Sur le terrain, le Sénégal a été irréprochable. Solides, concentrés, solidaires, les Lions ont dominé la Can 2025 de bout en bout pour offrir au pays un nouveau sacre continental. En dehors du rectangle vert, en revanche, la Fédération sénégalaise de football a livré un spectacle bien moins glorieux.
Face à une finale sous haute tension — joueurs indisposés, conditions d’hébergement contestées, sécurité défaillante, arbitrage polémique — la Fsf avait une responsabilité claire : prendre la parole, encadrer le récit et défendre les intérêts du Sénégal sur les plans médiatique et institutionnel. Elle ne l’a pas fait.
Aucun communiqué structuré. Aucune conférence de presse de crise. Aucune information officielle sur l’état de santé des joueurs ni sur les démarches entreprises auprès de la Caf. Ce vide a laissé le champ libre aux rumeurs, aux interprétations et aux narratifs adverses dans l’espace médiatique international.
 
 
 
Parler quand il ne faut pas, se taire quand il faut
 
 
 
Contrairement à une idée reçue, la Fsf n’est pas restée silencieuse durant la Can 2025. Elle a communiqué. Beaucoup. Mais mal. Et surtout à contretemps.

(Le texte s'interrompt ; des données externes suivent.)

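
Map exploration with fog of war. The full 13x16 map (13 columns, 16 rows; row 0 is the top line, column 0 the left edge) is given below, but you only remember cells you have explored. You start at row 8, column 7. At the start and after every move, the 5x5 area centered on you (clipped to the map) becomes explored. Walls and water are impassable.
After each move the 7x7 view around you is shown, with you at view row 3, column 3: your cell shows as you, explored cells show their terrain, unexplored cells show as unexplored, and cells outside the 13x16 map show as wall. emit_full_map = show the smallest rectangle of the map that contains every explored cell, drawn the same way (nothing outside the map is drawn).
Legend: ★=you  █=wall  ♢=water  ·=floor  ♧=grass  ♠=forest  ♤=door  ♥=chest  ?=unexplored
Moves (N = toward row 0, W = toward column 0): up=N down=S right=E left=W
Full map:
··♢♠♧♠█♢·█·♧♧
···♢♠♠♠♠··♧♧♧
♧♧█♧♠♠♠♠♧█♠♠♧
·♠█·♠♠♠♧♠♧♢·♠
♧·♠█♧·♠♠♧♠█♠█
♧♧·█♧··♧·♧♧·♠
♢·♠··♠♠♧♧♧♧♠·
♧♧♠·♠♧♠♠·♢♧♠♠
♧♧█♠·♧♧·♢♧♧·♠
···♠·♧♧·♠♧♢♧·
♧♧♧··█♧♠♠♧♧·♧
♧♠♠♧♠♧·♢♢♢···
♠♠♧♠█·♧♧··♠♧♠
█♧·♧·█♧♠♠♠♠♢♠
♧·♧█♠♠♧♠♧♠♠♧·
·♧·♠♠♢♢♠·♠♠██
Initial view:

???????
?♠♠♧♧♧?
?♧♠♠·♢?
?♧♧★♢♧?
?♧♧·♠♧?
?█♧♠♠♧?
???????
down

?♠♠♧♧♧?
?♧♠♠·♢?
?♧♧·♢♧?
?♧♧★♠♧?
?█♧♠♠♧?
?♧·♢♢♢?
???????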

Avant la finale, un communiqué a été publié sur l’usage des lasers face à l’Égypte. Une démarche légitime sur le fond, mais révélatrice d’une communication sélective. Un autre texte a suivi à l’arrivée des Lions à Rabat, dans un contexte sécuritaire tendu. Là encore, l’intention était compréhensible.
Mais ces prises de parole contrastent violemment avec le silence assourdissant observé sur des sujets autrement plus graves : la santé des joueurs, les conditions réelles de la finale, les recours engagés auprès des instances compétentes.

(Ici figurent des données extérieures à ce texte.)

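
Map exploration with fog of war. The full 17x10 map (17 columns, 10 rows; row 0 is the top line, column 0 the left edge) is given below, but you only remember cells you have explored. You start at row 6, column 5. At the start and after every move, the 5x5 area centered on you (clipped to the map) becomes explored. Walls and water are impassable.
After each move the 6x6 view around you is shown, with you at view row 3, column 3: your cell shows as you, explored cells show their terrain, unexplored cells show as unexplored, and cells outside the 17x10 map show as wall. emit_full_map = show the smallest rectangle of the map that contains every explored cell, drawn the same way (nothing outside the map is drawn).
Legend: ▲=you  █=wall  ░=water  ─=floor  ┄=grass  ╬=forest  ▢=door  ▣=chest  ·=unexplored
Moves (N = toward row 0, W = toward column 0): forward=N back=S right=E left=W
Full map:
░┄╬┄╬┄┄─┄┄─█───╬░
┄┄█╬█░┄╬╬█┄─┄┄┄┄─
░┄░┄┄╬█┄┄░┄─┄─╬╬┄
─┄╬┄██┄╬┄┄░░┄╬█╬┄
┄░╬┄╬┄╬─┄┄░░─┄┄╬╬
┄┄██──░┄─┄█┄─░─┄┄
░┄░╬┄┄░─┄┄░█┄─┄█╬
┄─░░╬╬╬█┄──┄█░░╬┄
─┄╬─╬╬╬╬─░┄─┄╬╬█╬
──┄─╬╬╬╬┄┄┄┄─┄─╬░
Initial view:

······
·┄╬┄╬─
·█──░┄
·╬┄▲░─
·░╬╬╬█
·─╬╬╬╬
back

·┄╬┄╬─
·█──░┄
·╬┄┄░─
·░╬▲╬█
·─╬╬╬╬
·─╬╬╬╬

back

·█──░┄
·╬┄┄░─
·░╬╬╬█
·─╬▲╬╬
·─╬╬╬╬
██████

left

··█──░
·░╬┄┄░
·░░╬╬╬
·╬─▲╬╬
·┄─╬╬╬
██████

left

···█──
·┄░╬┄┄
·─░░╬╬
·┄╬▲╬╬
·─┄─╬╬
██████

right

··█──░
┄░╬┄┄░
─░░╬╬╬
┄╬─▲╬╬
─┄─╬╬╬
██████

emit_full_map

··┄╬┄╬─
··█──░┄
┄░╬┄┄░─
─░░╬╬╬█
┄╬─▲╬╬╬
─┄─╬╬╬╬

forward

··┄╬┄╬
·██──░
┄░╬┄┄░
─░░▲╬╬
┄╬─╬╬╬
─┄─╬╬╬

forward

······
·╬┄╬┄╬
·██──░
┄░╬▲┄░
─░░╬╬╬
┄╬─╬╬╬

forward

······
·╬┄██┄
·╬┄╬┄╬
·██▲─░
┄░╬┄┄░
─░░╬╬╬

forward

······
·░┄┄╬█
·╬┄██┄
·╬┄▲┄╬
·██──░
┄░╬┄┄░

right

······
░┄┄╬█┄
╬┄██┄╬
╬┄╬▲╬─
██──░┄
░╬┄┄░─

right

······
┄┄╬█┄┄
┄██┄╬┄
┄╬┄▲─┄
█──░┄─
╬┄┄░─┄

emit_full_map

·░┄┄╬█┄┄
·╬┄██┄╬┄
·╬┄╬┄▲─┄
·██──░┄─
┄░╬┄┄░─┄
─░░╬╬╬█·
┄╬─╬╬╬╬·
─┄─╬╬╬╬·

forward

······
·█░┄╬╬
┄┄╬█┄┄
┄██▲╬┄
┄╬┄╬─┄
█──░┄─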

Pire, la Fsf a jugé utile d’ouvrir un front public contre El Hadji Ousseynou Diouf, légende du football sénégalais, pour des querelles internes aussi dérisoires que symboliquement désastreuses. À cet instant précis, la Fédération choisissait de régler des comptes plutôt que de protéger ses joueurs, son équipe et son pays.
 
 
Une dérive aux conséquences institutionnelles
 
 
Ce dysfonctionnement n’est pas une simple maladresse : c’est une faute professionnelle. Une fédération digne de ce nom ne communique pas selon ses humeurs ou ses susceptibilités, mais selon une stratégie claire, juridique et institutionnelle.
Après avoir abandonné le terrain médiatique, la Fsf a basculé dans l’excès inverse : des accusations publiques, frontales et non encadrées, visant un État et mettant en cause l’intégrité de la Caf. Une sortie émotionnelle qui n’a servi qu’une chose : fournir des arguments juridiques à ceux qui n’attendaient qu’un faux pas.
Dans le football moderne, on ne mène pas une bataille institutionnelle avec des déclarations de tribune. On documente, on dépose des réserves, on saisit les commissions compétentes, puis on communique avec rigueur. Le reste relève de l’amateurisme.
 
 
 
Une victoire à protéger, pas à exposer
 
 
 
Aujourd’hui, le Sénégal, champion d’Afrique sur le terrain, se retrouve paradoxalement en position de faiblesse hors du terrain. Et si des sanctions devaient tomber, elles ne seraient ni une surprise ni une injustice, mais la conséquence directe d’une gestion communicationnelle chaotique.
Heureusement, les Lions ont parlé là où les mots manquaient : sur le terrain. Mais il serait irresponsable de continuer à compter uniquement sur les exploits sportifs pour masquer des carences structurelles.
La deuxième étoile mérite mieux que l’improvisation.